Transformations of the hypergeometric 4F3 with one unit shift: a group theoretic study

TL;DR

This paper investigates the group structure of hypergeometric 4F3 transformations with a unit shift, revealing their algebraic properties, subgroup structures, and relations to 3F2 transformations, supported by computational tools.

Contribution

It characterizes the transformation group of 4F3 functions with a unit shift, identifies a specific subgroup structure, and connects these to 3F2 transformations, providing new computational methods.

Findings

The transformation group is explicitly characterized and shown to have a specific algebraic structure.

A subgroup isomorphic to the direct product of S_5 and Z^5 is identified and studied.
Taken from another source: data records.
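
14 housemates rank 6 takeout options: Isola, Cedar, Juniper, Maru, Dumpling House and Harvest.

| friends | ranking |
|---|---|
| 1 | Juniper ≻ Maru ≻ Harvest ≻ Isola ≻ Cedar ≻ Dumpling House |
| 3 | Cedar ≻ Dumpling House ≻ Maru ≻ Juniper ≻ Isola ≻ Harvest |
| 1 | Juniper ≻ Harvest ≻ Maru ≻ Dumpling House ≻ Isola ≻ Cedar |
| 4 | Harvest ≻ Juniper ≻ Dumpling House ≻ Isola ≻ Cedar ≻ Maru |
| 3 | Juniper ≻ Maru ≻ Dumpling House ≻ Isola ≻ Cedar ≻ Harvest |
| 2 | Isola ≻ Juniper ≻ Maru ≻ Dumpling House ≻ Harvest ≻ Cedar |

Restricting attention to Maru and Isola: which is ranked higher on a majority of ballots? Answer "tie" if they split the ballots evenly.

Maru

Ballots ranking Maru above Isola: 1 + 3 + 1 + 3 = 8.
Ballots ranking Isola above Maru: 14 − 8 = 6.
Maru wins the head-to-head 8–6.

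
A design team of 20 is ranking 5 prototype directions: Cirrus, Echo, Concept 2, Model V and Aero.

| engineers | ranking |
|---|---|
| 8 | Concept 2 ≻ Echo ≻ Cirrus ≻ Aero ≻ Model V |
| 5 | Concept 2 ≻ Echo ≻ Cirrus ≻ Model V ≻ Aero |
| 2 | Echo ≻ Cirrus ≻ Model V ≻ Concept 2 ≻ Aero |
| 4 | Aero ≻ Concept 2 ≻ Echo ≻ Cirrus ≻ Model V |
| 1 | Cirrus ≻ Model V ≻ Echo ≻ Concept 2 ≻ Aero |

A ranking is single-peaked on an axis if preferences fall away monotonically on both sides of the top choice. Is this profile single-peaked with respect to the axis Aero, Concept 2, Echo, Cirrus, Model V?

Axis positions: Aero=1, Concept 2=2, Echo=3, Cirrus=4, Model V=5.
Cluster 1 (peak Concept 2 at position 2): ranking walks positions 2-3-4-1-5, expanding outward from the peak — single-peaked.
Cluster 2 (peak Concept 2 at position 2): ranking walks positions 2-3-4-5-1, expanding outward from the peak — single-peaked.
Cluster 3 (peak Echo at position 3): ranking walks positions 3-4-5-2-1, expanding outward from the peak — single-peaked.
Cluster 4 (peak Aero at position 1): ranking walks positions 1-2-3-4-5, expanding outward from the peak — single-peaked.
Cluster 5 (peak Cirrus at position 4): ranking walks positions 4-5-3-2-1, expanding outward from the peak — single-peaked.
Every ranking is single-peaked on this axis.

yes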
New summation formulas and computational routines for group calculations are provided.

Abstract

We study the group of transformations of 4F3 hypergeometric functions evaluated at unity with one unit shift in parameters. We reveal the general form of this family of transformations and its group property. Next, we use explicitly known transformations to generate a subgroup whose structure is then thoroughly studied. Using some known results for 3F2 transformation groups, we show that this subgroup is isomorphic to the direct product of the symmetric group of degree 5 and 5-dimensional integer lattice. We investigate the relation between two-term 4F3 transformations from our group and three-term 3F2 transformations and present a method for computing the coefficients of the contiguous relations for 3F2 functions evaluated at unity. We further furnish a class of summation formulas associated with the elements of our group. In the appendix to this paper, we give a collection of Wolfram Mathematica routines facilitating the group calculations.